Here are some recommended readings for anyone who wishes to strengthen their relationship. These links are to our Amazon Affiliate program, so if you might be interested in purchasing these books, you may click the links below to do so.
The Hold Me Tight Workshop is based on this book. It is highly recommended that you read the book before attending the workshop. Sue Johnson makes available to a wide audience the insights of her many years of work with couples. It provides a roadmap, complete with exercises, for having the conversations with our partners we often don’t know quite how to have, conversations that explore our relationship patterns, guide us in healing old hurts and in strengthening our bonds.

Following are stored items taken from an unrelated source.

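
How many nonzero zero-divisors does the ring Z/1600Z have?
In Z/1600Z each nonzero element is either a unit (gcd with 1600 is 1) or a zero-divisor (gcd > 1). The number of units is φ(1600): factorise 1600 = 2^6 · 5^2, so φ(1600) = (2^6 − 2^5) · (5^2 − 5^1) = 32 · 20 = 640. The nonzero elements number 1600 − 1 = 1599. Hence the nonzero zero-divisors number 1599 − 640 = 959.

Final answer: Z/1600Z has 959 nonzero zero-divisors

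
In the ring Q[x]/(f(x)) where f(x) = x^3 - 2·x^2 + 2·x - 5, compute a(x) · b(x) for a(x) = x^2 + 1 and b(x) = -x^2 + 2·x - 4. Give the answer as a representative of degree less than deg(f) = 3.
First multiply in Q[x] without reducing: a · b = -x^4 + 2·x^3 - 5·x^2 + 2·x - 4. Now divide by f(x) = x^3 - 2·x^2 + 2·x - 5, eliminating the leading term at each step:
  leading term -x^4: subtract (-x)·f(x) = -x^4 + 2·x^3 - 2·x^2 + 5·x, leaving -3·x^2 - 3·x - 4
The degree is now < 3, so this is the remainder. Hence a · b ≡ -3·x^2 - 3·x - 4 in Q[x]/(f).

Final answer: a · b ≡ -3·x^2 - 3·x - 4 (mod f(x))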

In Love Sense, Sue Johnson provides an in-depth look at the science behind our current understanding of love and attachment. She has a gift for presenting complex and extensive research findings in an understandable and usable way.
Wired for Love is a book by innovative couple therapist Stan Tatkin, who combines attachment theory, modern neuroscience, emotion regulation and a wonderful sense of playfulness to help couples find their way to a more secure bond. He provides a path to “rewire our brain” for love rather than for conflict and insecurity.

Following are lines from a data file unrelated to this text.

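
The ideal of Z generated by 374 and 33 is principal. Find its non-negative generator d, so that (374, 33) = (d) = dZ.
In the PID Z, (a, b) is generated by gcd(a, b). Compute gcd(374, 33) with the extended Euclidean algorithm, tracking rows (r, s, t) with s·374 + t·33 = r:
  row A: (374, 1, 0)   [1·374 + 0·33 = 374]
  row B: (33, 0, 1)   [0·374 + 1·33 = 33]
  374 = 11·33 + 11   → row C = row A − 11·row B = (11, 1, −11)   [check: 1·374 − 11·33 = 11]
  33 = 3·11 + 0   → remainder 0, stop. gcd = 11 (last nonzero row C).
So gcd(374, 33) = 11, with Bézout identity 1·374 − 11·33 = 11. Containment (⊇): the Bézout identity exhibits 11 as an element of (374, 33), giving (11) ⊆ (374, 33). Containment (⊆): since 11 | 374 and 11 | 33 (374 = 11·34, 33 = 11·3), every Z-linear combination of 374 and 33 is divisible by 11, so (374, 33) ⊆ (11). Therefore (374, 33) = (11), d = 11.

Final answer: (374, 33) = (11); d = 11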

John Gottman has likely spent more time researching couple functioning than anyone else on the planet and has done years of groundbreaking work. Seven Principles for Making Marriage Work is an accessible and usable guide to his findings.
Resurrecting Sex takes a gentle, instructive and normalizing approach to couples who are experiencing difficulty in their sexual connection.
Brene Brown has extensively researched compassion and vulnerability. Her TED talks are among the most viewed of all TED talks (and also highly recommended). Daring Greatly is a wonderful book on how developing the courage to be vulnerable can transform our lives and relationships. It is very compatible with the work of the Hold Me Tight Workshop, which stresses how being vulnerable with our partners is the path to connection.
An affair can be one of the most devastating and traumatic wounds a relationship can suffer. Yet, when partners want to move beyond this hurt and heal their bond, relationships can and do recover. After the Affair provides a roadmap for this recovery process, written by a nationally known expert in working through the aftermath of infidelity.
Reptiles in Love is full of strategies to help couples end cycles of destructive conflict by understanding the way that our more primitive brain structures are activated by marital conflict and how to shift our responding to other parts of the brain.
Emotionally Focused Couple Therapy for Trauma Survivors is a book written for therapists that discusses couple therapy in the special case where one or both partners carries the burden of a traumatic history. The vulnerability that we all feel in relationship is heightened by such past wounds, and even greater emphasis is needed on understanding the legacy of this pain and on making the relationship a safe place.